Irrespective of how the result pans out, there is nowhere else in the world Kathryn Coakley would rather be tomorrow than lining out alongside her best friends in the black and amber of Mourneabbey.

‘We’re a huge family. The older ones grew up together’: Coakley can't avoid pull of Mourneabbey

Irrespective of how the result pans out, there is nowhere else in the world Kathryn Coakley would rather be tomorrow than lining out alongside her best friends in the black and amber of Mourneabbey.

It is the dream of so many - yet, realised by so few - to be involved in an All-Ireland senior final, as Coakley will be on Saturday.

But this won’t be her first All-Ireland final appearance, nor is she chasing a first medal. Coakley already has the full set of All-Ireland junior, intermediate, and senior club medals. The first two were won in 2005 and 2007, the half-back soldering with Mourneabbey’s flagship side for 15 years now.

Senior All-Ireland glory, after three final setbacks in four years, was - at long, long last - achieved last December.

In the months since that breakthrough win over Foxrock Cabinteely, Coakley has joined the thirties club and upped sticks to Tallow in Waterford where she and her partner have built a house.

No surprise then to hear her say she gave consideration to stepping away before the 2019 season commenced. The pull, however, was simply too strong.

“There’s a small group of us who have played the whole way up together from underage. We went to school together, trained together. They are your best friends and you do everything together. Roisin O’Sullivan is one of those and so when she got married last year, it was kinda like, are we going to go for another year. Sile O’Callaghan was part of that conversation too,” Coakley recalls.

“Everyone says the best time to step away is when you are on a high. But we couldn’t leave it just yet. Our attitude was why would we depart when we are still able to contribute.

“Of course, there are times when the trundle wheel is brought out at training and the running can be so hard that you’d be questioning yourself, but it makes it that bit easier having your best friends beside you. When things aren’t going your way, they are there to pick you up.

What we have with Mourneabbey is something everyone on the panel would miss hugely if they didn’t have it in their life.

She added: “My partner and I built a house in Tallow and moved in last April. It could have been the right time to step away, but I just couldn’t. The drive to training is an hour over and hour back. It is a lot of commitment and the odd time you’d get into the car and think, not again, with regard to the drive in front of you, but I really do enjoy the training.

“It will be a huge change for me when I do retire. From going out playing with your best friends every Tuesday, Thursday, and Saturday or Sunday, to not having that will be a massive void. I won’t know what to do with myself.”

This evening’s clash with Connacht champions Kilkerrin-Clonberne is Mourneabbey’s fifth time to reach the All-Ireland final since 2014. They’ve managed six-in-a-row at county and provincial level during this period. Coakley, an accountant with Grant Thornton, has her own theory as to why they’ve enjoyed the success they have.
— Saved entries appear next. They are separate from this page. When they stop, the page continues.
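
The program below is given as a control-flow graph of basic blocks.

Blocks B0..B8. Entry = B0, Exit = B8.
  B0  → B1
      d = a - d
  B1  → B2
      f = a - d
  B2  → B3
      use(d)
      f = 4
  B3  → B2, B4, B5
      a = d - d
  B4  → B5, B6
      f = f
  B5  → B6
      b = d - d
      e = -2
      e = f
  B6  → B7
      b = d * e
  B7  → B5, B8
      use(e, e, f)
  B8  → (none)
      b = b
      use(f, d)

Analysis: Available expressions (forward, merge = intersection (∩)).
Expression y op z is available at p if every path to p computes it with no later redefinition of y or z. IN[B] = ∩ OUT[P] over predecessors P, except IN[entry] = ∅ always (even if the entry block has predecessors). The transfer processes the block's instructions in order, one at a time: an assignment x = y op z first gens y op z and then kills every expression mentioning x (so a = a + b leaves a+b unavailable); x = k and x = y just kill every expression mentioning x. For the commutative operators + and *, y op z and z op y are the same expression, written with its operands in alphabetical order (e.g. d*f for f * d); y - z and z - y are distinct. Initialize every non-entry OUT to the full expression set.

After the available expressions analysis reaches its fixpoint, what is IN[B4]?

Answer: {d-d}

Derivation:
Per-block solution:
  B0:   IN={}   OUT={}
  B1:   IN={}   OUT={a-d}
  B2:   IN={}   OUT={}
  B3:   IN={}   OUT={d-d}
  B4:   IN={d-d}   OUT={d-d}
  B5:   IN={d-d}   OUT={d-d}
  B6:   IN={d-d}   OUT={d*e, d-d}
  B7:   IN={d*e, d-d}   OUT={d*e, d-d}
  B8:   IN={d*e, d-d}   OUT={d*e, d-d}

Merge at B4: IN[B4] = OUT[B3] = {d-d}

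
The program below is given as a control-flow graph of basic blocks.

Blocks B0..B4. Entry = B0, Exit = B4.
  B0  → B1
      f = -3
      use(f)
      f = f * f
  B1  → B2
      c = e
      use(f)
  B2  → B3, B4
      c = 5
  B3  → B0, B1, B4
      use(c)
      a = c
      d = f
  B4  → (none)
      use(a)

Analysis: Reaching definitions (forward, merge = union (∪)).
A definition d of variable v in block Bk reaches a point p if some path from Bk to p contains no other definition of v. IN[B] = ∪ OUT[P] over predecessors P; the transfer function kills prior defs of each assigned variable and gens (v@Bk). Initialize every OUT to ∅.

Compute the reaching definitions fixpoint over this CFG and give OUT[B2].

Answer: {a@B3, c@B2, d@B3, f@B0}

Derivation:
Converged values:
  B0:  IN={a@B3, c@B2, d@B3, f@B0}  OUT={a@B3, c@B2, d@B3, f@B0}
  B1:  IN={a@B3, c@B2, d@B3, f@B0}  OUT={a@B3, c@B1, d@B3, f@B0}
  B2:  IN={a@B3, c@B1, d@B3, f@B0}  OUT={a@B3, c@B2, d@B3, f@B0}
  B3:  IN={a@B3, c@B2, d@B3, f@B0}  OUT={a@B3, c@B2, d@B3, f@B0}
  B4:  IN={a@B3, c@B2, d@B3, f@B0}  OUT={a@B3, c@B2, d@B3, f@B0}

Merge at B2: IN[B2] = OUT[B1] = {a@B3, c@B1, d@B3, f@B0}
Applying B2's transfer function to that IN value gives OUT[B2] (row B2 above).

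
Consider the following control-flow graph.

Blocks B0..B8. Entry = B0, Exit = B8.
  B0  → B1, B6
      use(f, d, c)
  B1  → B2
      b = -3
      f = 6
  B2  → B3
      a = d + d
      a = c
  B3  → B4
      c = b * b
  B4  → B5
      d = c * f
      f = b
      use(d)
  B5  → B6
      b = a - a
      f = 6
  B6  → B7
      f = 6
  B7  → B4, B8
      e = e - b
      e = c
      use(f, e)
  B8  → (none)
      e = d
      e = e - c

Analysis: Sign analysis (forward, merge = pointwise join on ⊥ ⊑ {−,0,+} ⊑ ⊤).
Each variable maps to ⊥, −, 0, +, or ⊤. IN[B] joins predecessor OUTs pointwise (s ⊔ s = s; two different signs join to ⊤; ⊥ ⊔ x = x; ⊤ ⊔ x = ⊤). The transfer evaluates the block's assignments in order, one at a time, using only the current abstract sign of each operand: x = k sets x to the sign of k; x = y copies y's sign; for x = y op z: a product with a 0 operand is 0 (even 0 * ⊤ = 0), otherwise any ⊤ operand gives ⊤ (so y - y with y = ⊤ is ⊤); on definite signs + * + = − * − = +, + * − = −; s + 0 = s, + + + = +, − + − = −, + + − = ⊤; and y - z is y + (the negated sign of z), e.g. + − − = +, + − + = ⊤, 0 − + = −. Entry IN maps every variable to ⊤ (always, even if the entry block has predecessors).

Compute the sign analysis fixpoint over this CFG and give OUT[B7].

Answer: {a: ⊤, b: ⊤, c: ⊤, d: ⊤, e: ⊤, f: +}

Trace:
Converged values:
  B0:  IN=(all ⊤)  OUT=(all ⊤)
  B1:  IN=(all ⊤)  OUT={b:-, f:+; rest ⊤}
  B2:  IN={b:-, f:+; rest ⊤}  OUT={b:-, f:+; rest ⊤}
  B3:  IN={b:-, f:+; rest ⊤}  OUT={b:-, c:+, f:+; rest ⊤}
  B4:  IN={f:+; rest ⊤}  OUT=(all ⊤)
  B5:  IN=(all ⊤)  OUT={f:+; rest ⊤}
  B6:  IN=(all ⊤)  OUT={f:+; rest ⊤}
  B7:  IN={f:+; rest ⊤}  OUT={f:+; rest ⊤}
  B8:  IN={f:+; rest ⊤}  OUT={f:+; rest ⊤}

Merge at B7: IN[B7] = OUT[B6] = {a: ⊤, b: ⊤, c: ⊤, d: ⊤, e: ⊤, f: +}
Applying B7's transfer function to that IN value gives OUT[B7] (row B7 above).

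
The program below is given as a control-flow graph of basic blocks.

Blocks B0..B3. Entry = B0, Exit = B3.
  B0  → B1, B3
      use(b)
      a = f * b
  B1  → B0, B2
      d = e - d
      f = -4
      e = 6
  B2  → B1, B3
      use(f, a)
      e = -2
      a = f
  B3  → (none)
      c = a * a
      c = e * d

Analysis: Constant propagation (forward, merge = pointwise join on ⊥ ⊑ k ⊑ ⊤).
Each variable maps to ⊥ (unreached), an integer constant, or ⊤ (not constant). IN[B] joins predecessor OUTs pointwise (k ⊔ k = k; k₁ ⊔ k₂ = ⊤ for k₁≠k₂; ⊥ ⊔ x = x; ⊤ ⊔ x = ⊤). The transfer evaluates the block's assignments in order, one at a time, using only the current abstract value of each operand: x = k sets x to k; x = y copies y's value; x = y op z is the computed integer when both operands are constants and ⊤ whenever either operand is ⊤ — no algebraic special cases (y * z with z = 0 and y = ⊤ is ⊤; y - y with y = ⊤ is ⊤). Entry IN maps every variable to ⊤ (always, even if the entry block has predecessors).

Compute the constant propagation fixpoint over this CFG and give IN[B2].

Answer: {a: ⊤, b: ⊤, c: ⊤, d: ⊤, e: 6, f: -4}

Derivation:
Fixpoint table:
  B0: | IN=(all ⊤) | OUT=(all ⊤)
  B1: | IN=(all ⊤) | OUT={e:6, f:-4; rest ⊤}
  B2: | IN={e:6, f:-4; rest ⊤} | OUT={a:-4, e:-2, f:-4; rest ⊤}
  B3: | IN=(all ⊤) | OUT=(all ⊤)

Merge at B2: IN[B2] = OUT[B1] = {a: ⊤, b: ⊤, c: ⊤, d: ⊤, e: 6, f: -4}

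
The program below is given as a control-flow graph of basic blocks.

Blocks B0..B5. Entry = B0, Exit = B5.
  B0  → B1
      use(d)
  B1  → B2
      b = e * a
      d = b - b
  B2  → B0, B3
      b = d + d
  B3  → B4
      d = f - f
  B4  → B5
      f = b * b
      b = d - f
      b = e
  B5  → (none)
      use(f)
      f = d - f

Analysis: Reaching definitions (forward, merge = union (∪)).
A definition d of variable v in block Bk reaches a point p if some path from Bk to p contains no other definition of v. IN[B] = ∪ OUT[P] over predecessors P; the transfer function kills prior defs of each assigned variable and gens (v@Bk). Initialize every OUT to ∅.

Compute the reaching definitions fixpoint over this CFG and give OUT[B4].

Converged values:
  B0:   IN={b@B2, d@B1}   OUT={b@B2, d@B1}
  B1:   IN={b@B2, d@B1}   OUT={b@B1, d@B1}
  B2:   IN={b@B1, d@B1}   OUT={b@B2, d@B1}
  B3:   IN={b@B2, d@B1}   OUT={b@B2, d@B3}
  B4:   IN={b@B2, d@B3}   OUT={b@B4, d@B3, f@B4}
  B5:   IN={b@B4, d@B3, f@B4}   OUT={b@B4, d@B3, f@B5}

Merge at B4: IN[B4] = OUT[B3] = {b@B2, d@B3}
Applying B4's transfer function to that IN value gives OUT[B4] (row B4 above).

Answer: {b@B4, d@B3, f@B4}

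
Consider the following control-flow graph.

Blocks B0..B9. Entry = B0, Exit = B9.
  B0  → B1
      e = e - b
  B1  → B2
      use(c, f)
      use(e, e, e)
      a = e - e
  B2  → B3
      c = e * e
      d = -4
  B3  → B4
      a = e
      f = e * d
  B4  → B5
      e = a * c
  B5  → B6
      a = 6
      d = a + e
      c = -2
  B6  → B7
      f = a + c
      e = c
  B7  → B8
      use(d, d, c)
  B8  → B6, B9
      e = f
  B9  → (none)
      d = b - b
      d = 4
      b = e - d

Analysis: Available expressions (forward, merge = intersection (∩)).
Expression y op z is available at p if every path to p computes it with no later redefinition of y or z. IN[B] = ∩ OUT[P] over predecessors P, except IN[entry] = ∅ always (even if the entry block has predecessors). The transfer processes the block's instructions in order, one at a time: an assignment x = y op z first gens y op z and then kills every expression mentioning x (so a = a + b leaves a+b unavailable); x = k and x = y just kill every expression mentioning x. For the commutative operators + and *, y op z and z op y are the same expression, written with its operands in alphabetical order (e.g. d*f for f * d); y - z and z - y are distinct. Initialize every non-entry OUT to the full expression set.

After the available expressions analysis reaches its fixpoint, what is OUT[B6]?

Fixpoint table:
  B0:   IN={}   OUT={}
  B1:   IN={}   OUT={e-e}
  B2:   IN={e-e}   OUT={e*e, e-e}
  B3:   IN={e*e, e-e}   OUT={d*e, e*e, e-e}
  B4:   IN={d*e, e*e, e-e}   OUT={a*c}
  B5:   IN={a*c}   OUT={a+e}
  B6:   IN={}   OUT={a+c}
  B7:   IN={a+c}   OUT={a+c}
  B8:   IN={a+c}   OUT={a+c}
  B9:   IN={a+c}   OUT={a+c, e-d}

Merge at B6: IN[B6] = OUT[B5] ∩ OUT[B8] = {}
Applying B6's transfer function to that IN value gives OUT[B6] (row B6 above).

Answer: {a+c}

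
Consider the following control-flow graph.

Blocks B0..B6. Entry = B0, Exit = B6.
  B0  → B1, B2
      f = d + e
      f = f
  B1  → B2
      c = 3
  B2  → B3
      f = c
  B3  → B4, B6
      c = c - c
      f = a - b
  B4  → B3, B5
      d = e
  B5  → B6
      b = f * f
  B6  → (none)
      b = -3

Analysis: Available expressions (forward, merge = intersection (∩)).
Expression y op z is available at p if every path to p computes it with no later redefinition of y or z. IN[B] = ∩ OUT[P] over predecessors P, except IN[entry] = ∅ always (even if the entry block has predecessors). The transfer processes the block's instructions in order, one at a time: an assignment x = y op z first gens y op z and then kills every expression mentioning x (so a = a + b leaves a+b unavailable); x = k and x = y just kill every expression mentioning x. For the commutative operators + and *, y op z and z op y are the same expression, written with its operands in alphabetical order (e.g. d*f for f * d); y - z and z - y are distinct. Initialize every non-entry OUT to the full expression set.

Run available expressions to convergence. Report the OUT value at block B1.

Converged values:
  B0:  IN={}  OUT={d+e}
  B1:  IN={d+e}  OUT={d+e}
  B2:  IN={d+e}  OUT={d+e}
  B3:  IN={}  OUT={a-b}
  B4:  IN={a-b}  OUT={a-b}
  B5:  IN={a-b}  OUT={f*f}
  B6:  IN={}  OUT={}

Merge at B1: IN[B1] = OUT[B0] = {d+e}
Applying B1's transfer function to that IN value gives OUT[B1] (row B1 above).

Answer: {d+e}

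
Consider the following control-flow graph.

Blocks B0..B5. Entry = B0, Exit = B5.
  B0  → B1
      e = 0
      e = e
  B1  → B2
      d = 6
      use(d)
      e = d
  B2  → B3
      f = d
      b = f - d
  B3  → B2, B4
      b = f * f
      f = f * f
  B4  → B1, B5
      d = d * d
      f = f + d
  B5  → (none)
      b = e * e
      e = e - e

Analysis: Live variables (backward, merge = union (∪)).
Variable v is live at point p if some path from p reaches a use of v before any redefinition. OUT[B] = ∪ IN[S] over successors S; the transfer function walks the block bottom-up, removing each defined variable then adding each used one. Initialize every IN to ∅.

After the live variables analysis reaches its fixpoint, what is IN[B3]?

Converged values:
  B0: | IN={} | OUT={}
  B1: | IN={} | OUT={d, e}
  B2: | IN={d, e} | OUT={d, e, f}
  B3: | IN={d, e, f} | OUT={d, e, f}
  B4: | IN={d, e, f} | OUT={e}
  B5: | IN={e} | OUT={}

Merge at B3: OUT[B3] = IN[B2] ⊔ IN[B4] = {d, e, f}
Applying B3's transfer function to that OUT value gives IN[B3] (row B3 above).

Answer: {d, e, f}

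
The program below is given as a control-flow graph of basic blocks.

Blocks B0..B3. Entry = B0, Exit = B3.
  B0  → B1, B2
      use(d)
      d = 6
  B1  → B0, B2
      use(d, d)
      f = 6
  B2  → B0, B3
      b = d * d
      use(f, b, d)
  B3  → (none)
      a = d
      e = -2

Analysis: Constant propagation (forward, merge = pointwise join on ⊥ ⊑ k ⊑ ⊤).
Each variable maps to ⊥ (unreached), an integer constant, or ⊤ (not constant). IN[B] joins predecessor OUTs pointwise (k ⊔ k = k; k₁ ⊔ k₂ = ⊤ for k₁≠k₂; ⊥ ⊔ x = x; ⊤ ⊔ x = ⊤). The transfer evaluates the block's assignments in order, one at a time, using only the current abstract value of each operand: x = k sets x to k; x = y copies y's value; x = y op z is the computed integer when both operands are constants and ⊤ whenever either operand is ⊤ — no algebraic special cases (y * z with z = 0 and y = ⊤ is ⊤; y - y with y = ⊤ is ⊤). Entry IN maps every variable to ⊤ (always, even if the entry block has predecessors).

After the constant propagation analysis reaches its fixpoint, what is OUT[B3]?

Answer: {a: 6, b: 36, c: ⊤, d: 6, e: -2, f: ⊤}

Derivation:
Per-block solution:
  B0:  IN=(all ⊤)  OUT={d:6; rest ⊤}
  B1:  IN={d:6; rest ⊤}  OUT={d:6, f:6; rest ⊤}
  B2:  IN={d:6; rest ⊤}  OUT={b:36, d:6; rest ⊤}
  B3:  IN={b:36, d:6; rest ⊤}  OUT={a:6, b:36, d:6, e:-2; rest ⊤}

Merge at B3: IN[B3] = OUT[B2] = {a: ⊤, b: 36, c: ⊤, d: 6, e: ⊤, f: ⊤}
Applying B3's transfer function to that IN value gives OUT[B3] (row B3 above).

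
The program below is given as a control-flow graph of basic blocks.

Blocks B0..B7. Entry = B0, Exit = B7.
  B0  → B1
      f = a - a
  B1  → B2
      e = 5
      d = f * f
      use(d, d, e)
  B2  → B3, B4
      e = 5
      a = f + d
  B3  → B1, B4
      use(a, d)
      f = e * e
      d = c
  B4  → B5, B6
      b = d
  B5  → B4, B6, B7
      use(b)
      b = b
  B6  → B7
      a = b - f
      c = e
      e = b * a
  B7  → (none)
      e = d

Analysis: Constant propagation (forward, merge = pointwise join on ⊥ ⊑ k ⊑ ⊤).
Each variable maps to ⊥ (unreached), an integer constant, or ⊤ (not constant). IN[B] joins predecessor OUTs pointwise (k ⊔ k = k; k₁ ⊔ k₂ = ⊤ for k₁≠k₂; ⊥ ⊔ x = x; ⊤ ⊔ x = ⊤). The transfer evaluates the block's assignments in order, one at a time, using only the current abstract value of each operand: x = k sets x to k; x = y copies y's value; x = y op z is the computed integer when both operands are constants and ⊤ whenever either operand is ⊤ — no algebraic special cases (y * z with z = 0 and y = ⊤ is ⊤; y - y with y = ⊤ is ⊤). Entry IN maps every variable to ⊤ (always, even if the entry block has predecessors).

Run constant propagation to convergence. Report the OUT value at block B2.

Converged values:
  B0: | IN=(all ⊤) | OUT=(all ⊤)
  B1: | IN=(all ⊤) | OUT={e:5; rest ⊤}
  B2: | IN={e:5; rest ⊤} | OUT={e:5; rest ⊤}
  B3: | IN={e:5; rest ⊤} | OUT={e:5, f:25; rest ⊤}
  B4: | IN={e:5; rest ⊤} | OUT={e:5; rest ⊤}
  B5: | IN={e:5; rest ⊤} | OUT={e:5; rest ⊤}
  B6: | IN={e:5; rest ⊤} | OUT={c:5; rest ⊤}
  B7: | IN=(all ⊤) | OUT=(all ⊤)

Merge at B2: IN[B2] = OUT[B1] = {a: ⊤, b: ⊤, c: ⊤, d: ⊤, e: 5, f: ⊤}
Applying B2's transfer function to that IN value gives OUT[B2] (row B2 above).

Answer: {a: ⊤, b: ⊤, c: ⊤, d: ⊤, e: 5, f: ⊤}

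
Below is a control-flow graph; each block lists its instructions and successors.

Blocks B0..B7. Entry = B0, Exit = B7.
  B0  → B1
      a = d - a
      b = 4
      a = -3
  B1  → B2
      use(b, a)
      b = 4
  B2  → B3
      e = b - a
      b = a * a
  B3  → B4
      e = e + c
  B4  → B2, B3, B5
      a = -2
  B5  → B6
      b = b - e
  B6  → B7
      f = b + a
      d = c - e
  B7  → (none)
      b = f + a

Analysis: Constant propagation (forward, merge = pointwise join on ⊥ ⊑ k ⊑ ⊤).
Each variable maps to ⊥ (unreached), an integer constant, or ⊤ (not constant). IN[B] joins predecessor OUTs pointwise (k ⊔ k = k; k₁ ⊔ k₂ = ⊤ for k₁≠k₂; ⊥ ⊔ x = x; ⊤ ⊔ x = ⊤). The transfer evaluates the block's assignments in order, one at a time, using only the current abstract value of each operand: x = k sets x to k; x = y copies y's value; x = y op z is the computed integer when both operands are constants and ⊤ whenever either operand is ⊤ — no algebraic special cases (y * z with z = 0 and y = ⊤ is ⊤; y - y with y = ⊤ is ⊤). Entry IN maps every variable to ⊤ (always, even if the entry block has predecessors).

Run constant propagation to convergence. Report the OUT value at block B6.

Fixpoint table:
  B0:  IN=(all ⊤)  OUT={a:-3, b:4; rest ⊤}
  B1:  IN={a:-3, b:4; rest ⊤}  OUT={a:-3, b:4; rest ⊤}
  B2:  IN=(all ⊤)  OUT=(all ⊤)
  B3:  IN=(all ⊤)  OUT=(all ⊤)
  B4:  IN=(all ⊤)  OUT={a:-2; rest ⊤}
  B5:  IN={a:-2; rest ⊤}  OUT={a:-2; rest ⊤}
  B6:  IN={a:-2; rest ⊤}  OUT={a:-2; rest ⊤}
  B7:  IN={a:-2; rest ⊤}  OUT={a:-2; rest ⊤}

Merge at B6: IN[B6] = OUT[B5] = {a: -2, b: ⊤, c: ⊤, d: ⊤, e: ⊤, f: ⊤}
Applying B6's transfer function to that IN value gives OUT[B6] (row B6 above).

Answer: {a: -2, b: ⊤, c: ⊤, d: ⊤, e: ⊤, f: ⊤}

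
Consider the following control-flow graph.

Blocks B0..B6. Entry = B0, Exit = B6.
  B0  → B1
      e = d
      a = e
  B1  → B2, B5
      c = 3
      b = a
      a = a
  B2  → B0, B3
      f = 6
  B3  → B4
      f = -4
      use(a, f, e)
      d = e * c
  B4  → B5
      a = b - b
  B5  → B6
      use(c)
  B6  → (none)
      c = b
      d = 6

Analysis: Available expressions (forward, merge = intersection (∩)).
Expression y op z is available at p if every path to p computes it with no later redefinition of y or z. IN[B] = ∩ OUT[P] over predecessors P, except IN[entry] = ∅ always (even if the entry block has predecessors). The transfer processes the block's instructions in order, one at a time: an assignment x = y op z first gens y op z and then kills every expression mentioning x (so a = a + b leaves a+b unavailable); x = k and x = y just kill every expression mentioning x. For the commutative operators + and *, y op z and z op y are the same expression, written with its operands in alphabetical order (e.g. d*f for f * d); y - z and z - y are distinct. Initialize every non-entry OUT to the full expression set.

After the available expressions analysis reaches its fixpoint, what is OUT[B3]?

Fixpoint table:
  B0:  IN={}  OUT={}
  B1:  IN={}  OUT={}
  B2:  IN={}  OUT={}
  B3:  IN={}  OUT={c*e}
  B4:  IN={c*e}  OUT={b-b, c*e}
  B5:  IN={}  OUT={}
  B6:  IN={}  OUT={}

Merge at B3: IN[B3] = OUT[B2] = {}
Applying B3's transfer function to that IN value gives OUT[B3] (row B3 above).

Answer: {c*e}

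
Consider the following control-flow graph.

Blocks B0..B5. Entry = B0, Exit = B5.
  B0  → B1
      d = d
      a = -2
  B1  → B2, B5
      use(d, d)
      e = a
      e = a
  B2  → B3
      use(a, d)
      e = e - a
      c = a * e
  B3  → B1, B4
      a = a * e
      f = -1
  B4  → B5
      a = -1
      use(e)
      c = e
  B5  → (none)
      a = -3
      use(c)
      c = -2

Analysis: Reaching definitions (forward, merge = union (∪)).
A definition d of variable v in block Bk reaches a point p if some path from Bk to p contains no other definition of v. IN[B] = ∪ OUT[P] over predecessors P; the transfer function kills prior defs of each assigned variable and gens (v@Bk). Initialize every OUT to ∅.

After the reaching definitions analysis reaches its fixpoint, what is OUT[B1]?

Fixpoint table:
  B0:  IN={}  OUT={a@B0, d@B0}
  B1:  IN={a@B0, a@B3, c@B2, d@B0, e@B2, f@B3}  OUT={a@B0, a@B3, c@B2, d@B0, e@B1, f@B3}
  B2:  IN={a@B0, a@B3, c@B2, d@B0, e@B1, f@B3}  OUT={a@B0, a@B3, c@B2, d@B0, e@B2, f@B3}
  B3:  IN={a@B0, a@B3, c@B2, d@B0, e@B2, f@B3}  OUT={a@B3, c@B2, d@B0, e@B2, f@B3}
  B4:  IN={a@B3, c@B2, d@B0, e@B2, f@B3}  OUT={a@B4, c@B4, d@B0, e@B2, f@B3}
  B5:  IN={a@B0, a@B3, a@B4, c@B2, c@B4, d@B0, e@B1, e@B2, f@B3}  OUT={a@B5, c@B5, d@B0, e@B1, e@B2, f@B3}

Merge at B1: IN[B1] = OUT[B0] ⊔ OUT[B3] = {a@B0, a@B3, c@B2, d@B0, e@B2, f@B3}
Applying B1's transfer function to that IN value gives OUT[B1] (row B1 above).

Answer: {a@B0, a@B3, c@B2, d@B0, e@B1, f@B3}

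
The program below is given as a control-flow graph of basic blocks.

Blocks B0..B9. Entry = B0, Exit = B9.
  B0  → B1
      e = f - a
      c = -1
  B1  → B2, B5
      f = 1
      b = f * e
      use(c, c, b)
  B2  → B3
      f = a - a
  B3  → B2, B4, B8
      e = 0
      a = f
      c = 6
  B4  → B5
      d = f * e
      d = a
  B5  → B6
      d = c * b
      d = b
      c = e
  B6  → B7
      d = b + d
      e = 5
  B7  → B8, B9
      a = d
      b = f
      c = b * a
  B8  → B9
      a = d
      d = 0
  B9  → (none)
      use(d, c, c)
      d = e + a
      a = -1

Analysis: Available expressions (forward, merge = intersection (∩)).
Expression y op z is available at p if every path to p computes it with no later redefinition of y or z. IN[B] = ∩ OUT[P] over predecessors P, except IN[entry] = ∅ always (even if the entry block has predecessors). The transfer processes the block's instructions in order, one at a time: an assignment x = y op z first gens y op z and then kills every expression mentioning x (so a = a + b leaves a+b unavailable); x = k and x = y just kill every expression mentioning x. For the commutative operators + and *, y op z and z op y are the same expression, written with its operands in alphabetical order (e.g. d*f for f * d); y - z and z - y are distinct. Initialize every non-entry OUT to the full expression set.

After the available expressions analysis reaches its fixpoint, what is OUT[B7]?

Answer: {a*b}

Derivation:
Fixpoint table:
  B0:   IN={}   OUT={f-a}
  B1:   IN={f-a}   OUT={e*f}
  B2:   IN={}   OUT={a-a}
  B3:   IN={a-a}   OUT={}
  B4:   IN={}   OUT={e*f}
  B5:   IN={e*f}   OUT={e*f}
  B6:   IN={e*f}   OUT={}
  B7:   IN={}   OUT={a*b}
  B8:   IN={}   OUT={}
  B9:   IN={}   OUT={}

Merge at B7: IN[B7] = OUT[B6] = {}
Applying B7's transfer function to that IN value gives OUT[B7] (row B7 above).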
“We are a huge family. The older ones, myself included, have all grown up together and now that the younger ones have joined us, they have become part of the family. The youngest member of the panel is 16-year-old Anna Ryan. I could as easily be kicking the ball at training with Anna as I could Sile O’Callaghan.

“There are absolutely no cliques and everybody is just as happy to sit down and talk to the youngest or the oldest. Everyone has the same goal, everyone is where they want to be, and thankfully, that is back in an All-Ireland final.”

The appetite, she swears, is as strong as it was 12 months ago when they were driven by the pain and hurt of three All-Ireland final defeats.

“As a collective, I don’t think there was anyone that doubted that we weren’t going to try again. Shane Ronayne (manager) has left no stone unturned. To win a second All-Ireland senior would mean the world to everyone of us. Last year was one of the best days of the whole team’s life so to achieve that again would be unbelievable. To win with your family, it is the best thing ever.”